Christmas morning or Hanukkah night? These families do both.
Dec 25, 2024
When Kai Cutler, age 4, walks into his living room, he sees a Christmas tree topped with a glittering star.
That ornament is out of reach, but another decoration nearby hangs at eye level: A fabric menorah with Velcro candle flames.
Both are just a few feet away from a small sign that reads, “happy chrismukkah.”
Cutler and his parents, who live in San Marcos, are one of many families around the region that celebrate both Christmas and Hanukkah, a decision that carries extra resonance this year. Both holidays begin Dec. 25 for the first time in decades — the last time the start of Hanukkah coincided with Christmas Day appears to be 2005 — and that reality can invite questions both logistical and theological. What stories, for example, should be told?
For some, the quirk of the calendar offers the chance for a “holiday mash-up.”
“We are so excited, because it is the first year our daughter is old enough to enjoy all of the magic of this time of year,” Hayley Noll, a San Diego resident, wrote in an email. When the sun rises, Noll’s family will eat pancakes or waffles and open Christmas presents. Once it sets, they’ll light candles, play dreidel and have a dinner of brisket and latkes.
“Neither my wife nor I are very religious, but we want to pass along our family traditions to our daughter,” who is 2 years old, Noll added.
For others, faith will be at the center of the day.
Elizabeth Griswold, a Carlsbad native, is a minister with the United Church of Christ. Her husband, Seth Castleman, is a rabbi. The pair had only been dating a few weeks when they began discussing what an interfaith marriage might mean for children.
“I remember telling him at one point, ‘If I had to decide between this relationship and my ordination, I would choose my ordination, I feel very called to this,’” Griswold said in an interview. And “for a rabbi to be married to somebody who’s not Jewish is pretty much unheard of.”
The two had to navigate a number of concerns, such as: Would marrying somehow dilute one or both of their faiths? Then there was the long, sometimes violent history between the two religions, from the Medieval Crusades to World War II, when certain Nazis tried to co-opt Christianity.

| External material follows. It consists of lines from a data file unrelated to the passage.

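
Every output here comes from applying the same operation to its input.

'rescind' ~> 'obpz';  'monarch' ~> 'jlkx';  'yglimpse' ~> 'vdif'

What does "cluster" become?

zirp

The transformation: shift every letter 3 places backward in the alphabet (wrapping around), then keep only the first 4 characters.
Doing the same to "cluster": "zirp".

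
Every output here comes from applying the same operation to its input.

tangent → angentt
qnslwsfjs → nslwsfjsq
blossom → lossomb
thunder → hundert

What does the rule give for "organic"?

Each output is the input with this applied: move the first character to the end.
Doing the same to "organic": "rganico".

rganico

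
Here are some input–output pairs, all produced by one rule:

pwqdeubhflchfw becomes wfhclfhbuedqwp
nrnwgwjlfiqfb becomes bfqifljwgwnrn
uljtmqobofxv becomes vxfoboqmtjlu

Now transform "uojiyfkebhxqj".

jqxhbekfyijou

Each output is the input with this applied: reverse the string.
"uojiyfkebhxqj" → "jqxhbekfyijou".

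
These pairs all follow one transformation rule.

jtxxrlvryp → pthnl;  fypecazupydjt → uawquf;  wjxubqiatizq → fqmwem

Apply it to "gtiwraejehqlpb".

Looking at the pairs, the operation is to keep every other character starting from the second (positions 2nd, 4th, 6th, ...), then shift every letter 4 places backward in the alphabet (wrapping around).
Starting from "gtiwraejehqlpb": after the first operation, "twajhlb"; after the second, "pswfdhx".

pswfdhx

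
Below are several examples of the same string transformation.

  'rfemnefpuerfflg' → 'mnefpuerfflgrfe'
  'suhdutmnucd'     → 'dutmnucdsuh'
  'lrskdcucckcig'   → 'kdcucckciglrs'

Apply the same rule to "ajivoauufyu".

voauufyuaji

Rule — move the first 3 characters to the end (rotate left by 3).
Applying that to "ajivoauufyu" gives "voauufyuaji".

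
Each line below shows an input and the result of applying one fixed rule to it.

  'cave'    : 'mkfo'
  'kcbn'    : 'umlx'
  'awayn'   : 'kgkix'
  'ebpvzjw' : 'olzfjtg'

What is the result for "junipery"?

In each case the input is transformed by: shift every letter 10 places forward in the alphabet (wrapping around).
For "junipery" the result is "texszobi".

texszobi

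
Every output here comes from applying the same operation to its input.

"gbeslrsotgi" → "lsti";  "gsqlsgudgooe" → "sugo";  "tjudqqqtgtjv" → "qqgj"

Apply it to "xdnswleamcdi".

wemd

The rule is to keep every other character starting from the first (positions 1st, 3rd, 5th, ...), then keep only the last 4 characters.
Starting from "xdnswleamcdi": after the first operation, "xnwemd"; after the second, "wemd".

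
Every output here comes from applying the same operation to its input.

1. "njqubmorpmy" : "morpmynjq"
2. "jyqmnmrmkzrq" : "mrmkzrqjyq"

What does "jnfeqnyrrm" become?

nyrrmjnf

The transformation: move the first 3 characters to the end (rotate left by 3), then delete the first 2 characters.
On "jnfeqnyrrm": the first step gives "eqnyrrmjnf", and the second then gives "nyrrmjnf".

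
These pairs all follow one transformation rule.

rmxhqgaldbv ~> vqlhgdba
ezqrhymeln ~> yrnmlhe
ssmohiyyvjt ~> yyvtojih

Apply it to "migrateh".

Looking at the pairs, the operation is to delete the first 3 characters, then sort the characters into reverse alphabetical order.
For "migrateh", step one produces "rateh"; step two turns that into "trhea".

trhea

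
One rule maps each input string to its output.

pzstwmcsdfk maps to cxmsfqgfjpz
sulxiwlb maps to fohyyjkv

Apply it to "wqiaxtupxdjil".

jydvvwnqkkgch

In each case the input is transformed by: shift every letter 13 places forward in the alphabet (wrapping around) — i.e. ROT13, then take characters alternately from the front and the back (1st, last, 2nd, 2nd-last, ...).
Starting from "wqiaxtupxdjil": after the first operation, "jdvnkghckqwvy"; after the second, "jydvvwnqkkgch".
(Check on "pzstwmcsdfk": → "cmfgjzpfqsx" → "cxmsfqgfjpz" ✓)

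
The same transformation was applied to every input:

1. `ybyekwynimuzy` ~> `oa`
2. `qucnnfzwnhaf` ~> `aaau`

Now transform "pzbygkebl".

oo

Rule — shift every letter 13 places forward in the alphabet (wrapping around) — i.e. ROT13, then keep only the vowels.
Applying both steps to "pzbygkebl": "cmoltxroy", then "oo".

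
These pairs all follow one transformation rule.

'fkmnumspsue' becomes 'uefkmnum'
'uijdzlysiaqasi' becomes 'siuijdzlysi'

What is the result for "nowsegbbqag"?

What's happening: move the last 2 characters to the front (rotate right by 2), then delete the last 3 characters.
Applying both steps to "nowsegbbqag": "agnowsegbbq", then "agnowseg".

agnowseg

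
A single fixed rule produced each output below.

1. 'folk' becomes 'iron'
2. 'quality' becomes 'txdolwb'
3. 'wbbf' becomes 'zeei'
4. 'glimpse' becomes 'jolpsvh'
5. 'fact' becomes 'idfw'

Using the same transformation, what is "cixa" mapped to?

Rule — shift every letter 3 places forward in the alphabet (wrapping around).
Applying that to "cixa" gives "flad".

flad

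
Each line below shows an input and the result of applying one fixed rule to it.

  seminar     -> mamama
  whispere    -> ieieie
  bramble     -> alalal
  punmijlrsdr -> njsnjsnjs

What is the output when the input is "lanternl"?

Each output is the input with this applied: keep one character in every 3, starting at position 3 (positions 3rd, 6th, 9th, ...), then write the whole string 3 times in a row.
For "lanternl", step one produces "nr"; step two turns that into "nrnrnr".

nrnrnr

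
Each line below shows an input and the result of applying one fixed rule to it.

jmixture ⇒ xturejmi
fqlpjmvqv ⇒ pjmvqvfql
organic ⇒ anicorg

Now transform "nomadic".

What's happening: move the first 3 characters to the end (rotate left by 3).
Doing the same to "nomadic": "adicnom".

adicnom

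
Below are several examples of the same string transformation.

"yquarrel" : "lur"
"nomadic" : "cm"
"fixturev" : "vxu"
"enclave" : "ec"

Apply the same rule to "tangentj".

jne

Rule — take characters alternately from the front and the back (1st, last, 2nd, 2nd-last, ...), then keep one character in every 3, starting at position 2 (positions 2nd, 5th, 8th, ...).
Starting from "tangentj": after the first operation, "tjatnnge"; after the second, "jne".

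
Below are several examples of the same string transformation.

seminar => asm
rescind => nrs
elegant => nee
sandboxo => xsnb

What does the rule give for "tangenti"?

ttne

Looking at the pairs, the operation is to move the last 3 characters to the front (rotate right by 3), then keep every other character starting from the second (positions 2nd, 4th, 6th, ...).
Applying both steps to "tangenti": "ntitange", then "ttne".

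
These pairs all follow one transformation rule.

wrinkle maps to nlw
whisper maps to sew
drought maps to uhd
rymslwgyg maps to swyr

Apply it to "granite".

In each case the input is transformed by: move the first 2 characters to the end (rotate left by 2), then keep every other character starting from the second (positions 2nd, 4th, 6th, ...).
For "granite", step one produces "anitegr"; step two turns that into "ntg".

ntg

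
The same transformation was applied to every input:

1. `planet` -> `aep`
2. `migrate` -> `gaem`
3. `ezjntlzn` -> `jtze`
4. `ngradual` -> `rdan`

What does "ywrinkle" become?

rnly

The rule is to keep every other character starting from the first (positions 1st, 3rd, 5th, ...), then move the first character to the end.
For "ywrinkle", step one produces "yrnl"; step two turns that into "rnly".
(Check on "ngradual": → "nrda" → "rdan" ✓)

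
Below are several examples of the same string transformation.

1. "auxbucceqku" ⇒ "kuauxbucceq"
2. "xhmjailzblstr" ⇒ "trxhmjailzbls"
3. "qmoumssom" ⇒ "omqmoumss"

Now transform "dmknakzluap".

apdmknakzlu

The pattern: move the last 2 characters to the front (rotate right by 2).
Applying that to "dmknakzluap" gives "apdmknakzlu".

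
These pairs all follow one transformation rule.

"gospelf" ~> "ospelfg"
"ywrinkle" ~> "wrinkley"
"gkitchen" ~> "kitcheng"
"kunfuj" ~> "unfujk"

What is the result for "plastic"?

What's happening: move the first character to the end.
On "plastic" that produces "lasticp".

lasticp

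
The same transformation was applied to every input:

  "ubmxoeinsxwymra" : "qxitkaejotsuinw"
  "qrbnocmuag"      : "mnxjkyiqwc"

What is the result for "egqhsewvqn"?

acmdoasrmj

The pattern: shift every letter 4 places backward in the alphabet (wrapping around).
Doing the same to "egqhsewvqn": "acmdoasrmj".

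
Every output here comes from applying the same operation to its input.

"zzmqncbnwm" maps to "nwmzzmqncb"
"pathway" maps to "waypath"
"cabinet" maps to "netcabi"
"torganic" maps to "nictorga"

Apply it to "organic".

In each case the input is transformed by: move the last 3 characters to the front (rotate right by 3).
"organic" → "nicorga".

nicorga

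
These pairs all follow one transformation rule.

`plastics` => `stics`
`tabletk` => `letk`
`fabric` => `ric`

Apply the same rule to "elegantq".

gantq

Rule — delete the first 3 characters.
So "elegantq" becomes "gantq".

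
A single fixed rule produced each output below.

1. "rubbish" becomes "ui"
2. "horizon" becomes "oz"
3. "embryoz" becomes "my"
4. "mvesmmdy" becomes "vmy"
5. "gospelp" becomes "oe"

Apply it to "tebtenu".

ee

The rule is to keep one character in every 3, starting at position 2 (positions 2nd, 5th, 8th, ...).
"tebtenu" → "ee".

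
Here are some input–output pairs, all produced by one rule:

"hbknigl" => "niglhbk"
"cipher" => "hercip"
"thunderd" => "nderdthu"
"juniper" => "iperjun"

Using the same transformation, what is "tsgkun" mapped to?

Rule — move the first 3 characters to the end (rotate left by 3).
Applying that to "tsgkun" gives "kuntsg".

kuntsg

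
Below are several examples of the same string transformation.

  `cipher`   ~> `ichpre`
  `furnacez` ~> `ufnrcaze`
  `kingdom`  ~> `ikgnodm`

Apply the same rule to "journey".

ojrueny

The transformation: swap each adjacent pair of characters (1↔2, 3↔4, ...).
"journey" → "ojrueny".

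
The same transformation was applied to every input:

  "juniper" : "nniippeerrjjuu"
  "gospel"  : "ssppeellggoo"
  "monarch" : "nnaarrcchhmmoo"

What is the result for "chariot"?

The rule is to move the first 2 characters to the end (rotate left by 2), then double every character.
For "chariot" the result is "aarriioottcchh".
(Check on "monarch": → "narchmo" → "nnaarrcchhmmoo" ✓)

aarriioottcchh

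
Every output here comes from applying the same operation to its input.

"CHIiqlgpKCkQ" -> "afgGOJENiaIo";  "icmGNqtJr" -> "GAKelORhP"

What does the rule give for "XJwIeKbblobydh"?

vhUgCiZZJMZWBF

The transformation: flip the case of every letter, then shift every letter 2 places backward in the alphabet (wrapping around).
On "XJwIeKbblobydh" that produces "vhUgCiZZJMZWBF".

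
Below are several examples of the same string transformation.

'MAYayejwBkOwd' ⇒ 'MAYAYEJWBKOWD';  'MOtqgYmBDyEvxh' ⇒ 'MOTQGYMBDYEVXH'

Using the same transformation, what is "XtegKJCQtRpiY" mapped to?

XTEGKJCQTRPIY

The rule is to convert every letter to uppercase.
For "XtegKJCQtRpiY" the result is "XTEGKJCQTRPIY".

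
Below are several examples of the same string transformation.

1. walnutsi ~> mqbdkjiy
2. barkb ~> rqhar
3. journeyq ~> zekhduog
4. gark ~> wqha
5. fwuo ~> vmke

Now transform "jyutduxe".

zokjtknu

In each case the input is transformed by: shift every letter 10 places backward in the alphabet (wrapping around).
For "jyutduxe" the result is "zokjtknu".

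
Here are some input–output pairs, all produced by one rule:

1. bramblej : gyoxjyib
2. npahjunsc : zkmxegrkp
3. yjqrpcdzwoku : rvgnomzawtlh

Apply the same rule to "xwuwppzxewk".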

Castleman was eventually ordained by a group of rabbis from different branches of Judaism, instead of through a single denomination. Griswold in turn agreed to raise their three children Jewish. The family is now part of a Reform synagogue, and while there aren’t trees or lights at home, they’ll celebrate Christmas with relatives.
Christianity “is not the one way to God,” Griswold said. “Creating warm family times in the midst of darkness, both physical and metaphorical, is a big part of both traditions.”
Christmas and Hanukkah cards decorate the Cutler family home in San Marcos. (Charlie Neuman / For The San Diego Union-Tribune)
Amanda and Colin Cutler, the couple with the four-year-old in San Marcos, similarly had to engage with different upbringings. Colin was raised Methodist, so one of the ways Amanda taught him about her Jewish heritage was by screening the Hanukkah episode of the Nickelodeon cartoon “Rugrats.”
They also traveled to the Middle East through a program called Honeymoon Israel. That connected them to other interfaith couples, which was especially comforting for Amanda, who grew up on the East Coast where Judaism is more prominent. While Amanda has never felt threatened in Southern California, she certainly feels out of place, and that apprehension has only grown since Hamas’ Oct. 7, 2023 attack in Israel.
When a reporter initially asked if she’d be willing to talk, part of her worried whether it was safe to publicly identify as a Jew.
The couple is raising their son Jewish. Colin found he was happy to support his wife’s traditions, and she wasn’t about to have it any other way. “I’m not flexible like that,” Amanda said during a joint interview at their home. “Whereas he really was and is — and so is his family.”
That doesn’t mean Kai can’t believe in Santa Claus. Colin certainly did.
“He believed until he was 14!” Amanda said.
“It might have been, like, 13,” Colin responded.
This year “Santa” is bringing Kai a trampoline, science kit and Mario Kart race track for Christmas. The boy’s Hanukkah gifts — Play-Doh, pajamas, coloring books — will be from both parents.
Someday, when Kai is older, the Cutlers plan to tell him more about those fabric candles, and the centuries of history they represent. They’ll explain how, in 1938, his great-grandfather had to hide in a closet when Nazis came to his door in Leipzig, Germany. Those relatives then fled to the United States, and one of the only items they were able to bring along was a silver menorah.
But for the moment, the main thing Kai knows about this time of year is that the celebration is going to last for eight straight days.